I recently finished Joe Bennett’s A Land of Two Halves – Bennett’s experiences of hitch-hiking around New Zealand (a country at number 2 on my list, just edged to the top spot by Canada). Whilst I enjoyed the tales about the various people he met, I found Bennett’s contempt for anything vaguely “touristy” quite annoying. When I was traveling (admittedly with coaches rather than hitch-hiking) I loved the excuse of “I’m a tourist so therefore I can take a picture of a huge statue of a ram” (again, Canberra, Australia). The problem I had when reading this book was that once I realised I didn’t particularly like the narrator, I lost interest in the content of the book. It was like dozing off during the 3rd photo album of pictures by the hotel pool. I did, eventually, finish the book, but cannot say it inspired me or made the itch to pack my bag and jet off to New Zealand any harder to scratch.

But maybe travel stories aren’t meant to do that? Maybe they do convey the other side – the monotony of having to introduce yourself every other day to newcomers; the days of loneliness when you question why on earth you are on the other side of the world to everyone you care about; the moments when you realise that the £1,000s that you saved just won’t cover the whole trip…

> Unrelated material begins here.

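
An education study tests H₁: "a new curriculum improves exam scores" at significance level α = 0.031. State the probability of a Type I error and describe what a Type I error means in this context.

P(Type I error) = α = 0.031. A Type I error is rejecting H₀ when H₀ is actually true (false positive) — here, concluding that a new curriculum improves exam scores when in fact this is not the case. Consequence: adopting a curriculum that gives no real benefit — disruption for nothing.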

Maybe Bennett’s book isn’t really aimed at the likes of me. But it does make me wonder who his audience is. And afterall, if you are publishing a book of any kind, surely the reader is a key factor?

I will still go to New Zealand one day, but where Attlee left me with a desire to meet families living in Patagonia (and a mental note to never eat mussels in southern Argentina), Bennett merely reminds me to avoid middle-aged men hitch-hiking on the side of the road and ex-pats who think they are above lowly backpackers.

What’s in a name?

After much dillying and even more dallying I have finally set up a page to blog about my love of books and to promote my freelance proofreading business.

I have been a bookworm since I was in primary school, racing through stories just so I could pick up another one. Not a lot has changed – I just try to juggle several books at once these days! I love a good chick lit novel and was tempted to book flights to Costa Rica after reading Belinda Jones’ Cafe Tropicana (sadly finances didn’t allow for it at the time). I also enjoy thrillers (SJ Watson’s debut Before I Go To Sleep is definitely worth putting on a “to read” list) and currently have a strange fascination with political (auto)biographies (namely Thatcher’s The Downing Street Years – but I am only approximately one fifth of the way through that hefty volume). Paulo Coelho has become one of my favourite authors after having a copy of The Alchemist thrust into my hands whilst backpacking around Australia. I’m now trying to read through his entire collection.

I completed a proofreading course with The Publishing Training Centre in 2013 and am now pursuing freelance proofreading work. For further details please see my proofreading page.

In choosing a name for this blog I wanted something that was simple and easy to remember, yet conveyed the essence of what I will use this for. However, I’m not convinced that ‘perlegere’ is either simple, or easy to remember, but by being the latin for “to read over” I thought it was quite apt (and who types in addresses these days right? It’s all about links… I hope!).

I hope you enjoy what I will share with you and look forward to any comments, discussions and of course, recommendations for what to read next!